Some US airlines have reduced their flights in response to plummeting demand for travel and freight, and carriers in Asia and Europe are likely to make similar scheduling cuts to allay their operating costs, according to IATA, which estimates the airline industry will lose $9 billion this year.
In the United States, Northwest Airlines has excluded spoons from its cutlery pack if the in-flight meal does not require one."When you are talking about a jumbo jet with 400 people on board, being served two to three meals, this can save a few kilos," they said.
American Airlines said fuel-saving measures have helped it save more than 110 million gallons of fuel annually and reduced its carbon emissions by 2.3 billion pounds in 2008. It aims to save 120 million gallons of fuel and reduce carbon emissions by 2.5 billion pounds in 2009.
Another carrier, JAL of Japan, took everything it loaded from a 747 and put it on the floor of a school gym to see what it really needed.

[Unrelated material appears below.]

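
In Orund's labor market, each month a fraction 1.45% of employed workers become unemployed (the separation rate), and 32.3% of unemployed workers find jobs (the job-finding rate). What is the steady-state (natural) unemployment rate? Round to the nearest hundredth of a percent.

Steady-state unemployment rate ≈ 4.30%.

At steady state the flows balance: s·E = f·U, so U/(E+U) = s/(s+f).
u* = 1.45 / (1.45 + 32.3) = 1.45 / 33.75 = 4.30%.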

As a result it shaved a fraction of a centimetre off all its cutlery to cut weight. Other carriers have come up with all sorts of ingenious initiatives to shift the flab off their aircraft. In-flight magazines are going and carriers are even putting their duty-free catalogues onto the seat-back televisions. Catering trolleys are becoming lighter and less water - both bottled and in the tank - is being loaded.
The next generation of aircraft seats is likely to be up to 30 per cent lighter than the current generation, with composite replacing aluminium. Reinforced carbon fibre is used for the shields for the in-flight televisions, cutting the weight by as much as half. At the same time the industry is looking to step up the use of alternative carbon-free bio-fuels, which should account for up to six per cent of the industry total by 2020.

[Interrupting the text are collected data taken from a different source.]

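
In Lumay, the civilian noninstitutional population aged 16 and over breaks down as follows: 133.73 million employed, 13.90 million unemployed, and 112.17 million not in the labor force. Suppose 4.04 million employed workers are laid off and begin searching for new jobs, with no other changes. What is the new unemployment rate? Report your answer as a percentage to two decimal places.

New unemployment rate ≈ 12.15%.

Initially, labor force = 133.73 + 13.90 = 147.63 million, so u = 13.90/147.63 = 9.42%.
After the change, employed falls and unemployed rises by 4.04; labor force unchanged → E = 129.69, U = 17.94, labor force = 147.63 million.
New unemployment rate = 17.94 / 147.63 = 12.15%.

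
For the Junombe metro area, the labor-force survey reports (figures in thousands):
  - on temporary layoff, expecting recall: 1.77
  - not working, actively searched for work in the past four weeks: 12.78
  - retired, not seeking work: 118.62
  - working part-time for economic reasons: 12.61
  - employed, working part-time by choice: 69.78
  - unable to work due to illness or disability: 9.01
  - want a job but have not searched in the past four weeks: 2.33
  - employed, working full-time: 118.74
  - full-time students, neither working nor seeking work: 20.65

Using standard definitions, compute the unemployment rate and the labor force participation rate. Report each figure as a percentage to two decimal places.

Unemployment rate ≈ 6.75%; labor force participation rate ≈ 58.88%.

Employed = 12.61 + 69.78 + 118.74 = 201.13 thousand (anyone who worked, including part-time for economic reasons, counts as employed).
Unemployed = 1.77 + 12.78 = 14.55 thousand (jobless and actively searching, or on temporary layoff).
Labor force = 201.13 + 14.55 = 215.68 thousand.
Not in labor force = 118.62 + 9.01 + 2.33 + 20.65 = 150.61 thousand (those not working and not actively searching are outside the labor force — including those who want a job but have given up searching).
Civilian working-age population = 215.68 + 150.61 = 366.29 thousand.
Unemployment rate = 14.55 / 215.68 = 6.75%.
Labor force participation rate = 215.68 / 366.29 = 58.88%.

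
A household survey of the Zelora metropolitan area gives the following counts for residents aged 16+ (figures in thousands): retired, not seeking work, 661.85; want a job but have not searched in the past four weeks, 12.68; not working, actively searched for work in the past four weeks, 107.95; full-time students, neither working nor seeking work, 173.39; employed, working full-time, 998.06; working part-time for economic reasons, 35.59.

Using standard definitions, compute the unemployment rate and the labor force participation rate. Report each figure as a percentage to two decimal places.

Employed = 998.06 + 35.59 = 1,033.65 thousand (anyone who worked, including part-time for economic reasons, counts as employed).
Unemployed = 107.95 thousand.
Labor force = 1,033.65 + 107.95 = 1,141.60 thousand.
Not in labor force = 661.85 + 12.68 + 173.39 = 847.92 thousand (those not working and not actively searching are outside the labor force — including those who want a job but have given up searching).
Civilian working-age population = 1,141.60 + 847.92 = 1,989.52 thousand.
Unemployment rate = 107.95 / 1,141.60 = 9.46%.
Labor force participation rate = 1,141.60 / 1,989.52 = 57.38%.

Unemployment rate ≈ 9.46%; labor force participation rate ≈ 57.38%.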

A number of carriers, including Virgin Atlantic, Continental and Air New Zealand, have carried out trials of alternative fuels.
Up to 100 European airports are also preparing to change their standards on planes landing procedures, shifting to a "continuous descent approach", or CDA, that makes for a smoother descent and cuts carbon emissions by 160 kg to 470 kg per flight.
These plans add to the financial crisis currently faced by the airlines industry. IATA, representing 230 airlines, estimates a $9 billion loss for the airline industry in 2009 on top of a revised loss of $10.4 billion in 2008, reports Space Daily. The organization also said that the industry spent $165 billion on fuel in 2008, representing 31 percent of costs.
IATA also restated the industry’s previous environmental goals to cut absolute emissions by 50 percent by 2050, and improve average fuel efficiency 1.5 percent annually between now and 2020. Airlines will reduce their carbon emissions by nearly 8 percent this year as they slash the number of flights they operate in line with a drop in cargo and passenger demand, and about 6 percent of the forecast carbon cut will come as a result of carriers flying fewer planes in 2009, and a further 1.8 percent reflects steps to improve energy efficiency, the International Air Transport Association (IATA) said.
Carbon emissions are one of the prime contributors to global warming and the efforts by the airline industry are just the "tip of the iceberg", but at least it is a start.